You can find and run a complete working example of the code snippets on Kaggle.

What is TensorFlow Estimator?

Similar to Keras's Model API, TensorFlow Estimator is a high-level API that encapsulates training, evaluation, prediction, and serving. In other words, you don't have to write training, evaluation, or prediction loops, the estimator does it all for you. It also gives you a reusable model that you can save to or load from anywhere.

Why use the Estimator API?

Estimator is an easy-to-use API that handles a lot of complexity for you but still provides enough customization opportunities. You can design your model once and it will run seamlessly on your local machine, with or without GPUs, as well as on a multi-server distributed environment with GPUs and TPUs.

It safely runs a distributed training loop that takes care of loading data, checkpoints, and writing summaries for TensorBoard.

How does it work?

The Estimator API allows you to use pre-made as well as custom estimators. I'll go through working with pre-made estimators here and leave custom estimators for another time.

You can make any pre-made estimator work by going through the following steps.

a. Dataset input functions

These functions take in a dataset and return feature dictionaries and labels. A feature dictionary is a mapping of feature name to feature value in a dataset.

def make_input_fn(df, epochs=500, shuffle=True, batch_size=32):
    df = df.copy()
    labels = df.pop('AveragePrice')  # extract label from dataframe
    def input_function():
        # create dataset from in-memory pandas dataframe
        dataset = tf.data.Dataset.from_tensor_slices((dict(df), labels))
        if shuffle:
            dataset = dataset.shuffle(buffer_size=len(df))
        dataset = dataset.batch(batch_size).repeat(epochs)
        return dataset
    return input_function
 
train_input_fn = make_input_fn(train_df)
eval_input_fn = make_input_fn(eval_df, epochs=1, shuffle=False)

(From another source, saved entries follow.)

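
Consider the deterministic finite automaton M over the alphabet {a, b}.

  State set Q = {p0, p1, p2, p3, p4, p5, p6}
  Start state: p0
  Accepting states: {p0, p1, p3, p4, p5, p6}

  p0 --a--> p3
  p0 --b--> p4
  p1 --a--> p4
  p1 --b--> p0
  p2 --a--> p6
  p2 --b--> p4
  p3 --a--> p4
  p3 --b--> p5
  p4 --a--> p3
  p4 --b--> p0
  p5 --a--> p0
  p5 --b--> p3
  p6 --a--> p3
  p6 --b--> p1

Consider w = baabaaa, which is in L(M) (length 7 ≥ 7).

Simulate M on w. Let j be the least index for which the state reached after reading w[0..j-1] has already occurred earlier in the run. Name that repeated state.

p4

State sequence: p0 -b-> p4 -a-> p3 -a-> p4 -b-> p0 -a-> p3 -a-> p4 -a-> p3
First repeat at step 3: p4 was already visited.

The earliest repeat is at step j = 3: M is in p4, which it already visited at step i = 1.
Pumping length from the standard proof: p = 7 (the number of states). The repeated state found above gives |xy| = j ≤ 7 and |y| = j − i ≥ 1.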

In the example above, make_input_fn is an input-function creator, as it returns input_function, which is the actual dataset input function.

b. Define feature columns

In the second step we create a list of all feature columns we wish to train our model on. It defines all features as tf.feature_column, which require a feature name and optionally a datatype and a preprocessing function.

DENSE_COLUMNS = ['Total_Bags', 'Small_Bags', 'Large_Bags', 'XLarge_Bags']
SPARSE_COLUMNS = ['type', 'year', 'region']
 
feature_columns = []
for feature in DENSE_COLUMNS:
    feature_columns.append(tf.feature_column.numeric_column(feature))
for feature in SPARSE_COLUMNS:
    vocab = data[feature].unique()
    categorical_feature = tf.feature_column.categorical_column_with_vocabulary_list(feature, vocab)
    feature_columns.append(tf.feature_column.indicator_column(categorical_feature))

In this example I have a dataset with some dense (continuous) and some sparse (categorical) features. For each feature type, a tf.feature_column is created and added to the feature_columns list. Our model will then use this list to process actual data from the dataset.

c. Instantiate the estimator and train

There are many pre-made estimators available. You just pass feature columns to one, and you're good to go. If you need to perform parameter tuning, you can pass those arguments as well. To start training, just call train on your estimator and pass your dataset input function as an argument.

linear_regressor = tf.estimator.LinearRegressor(
    feature_columns=feature_columns,
    model_dir=output_dir
)
linear_regressor.train(train_input_fn)

That's all! Your model will start training and keep saving model checkpoints and summaries in output_dir. You can also point TensorBoard to this directory to monitor training.

TensorFlow comes packaged with TensorBoard, an awesome tool for visualizing different model metrics.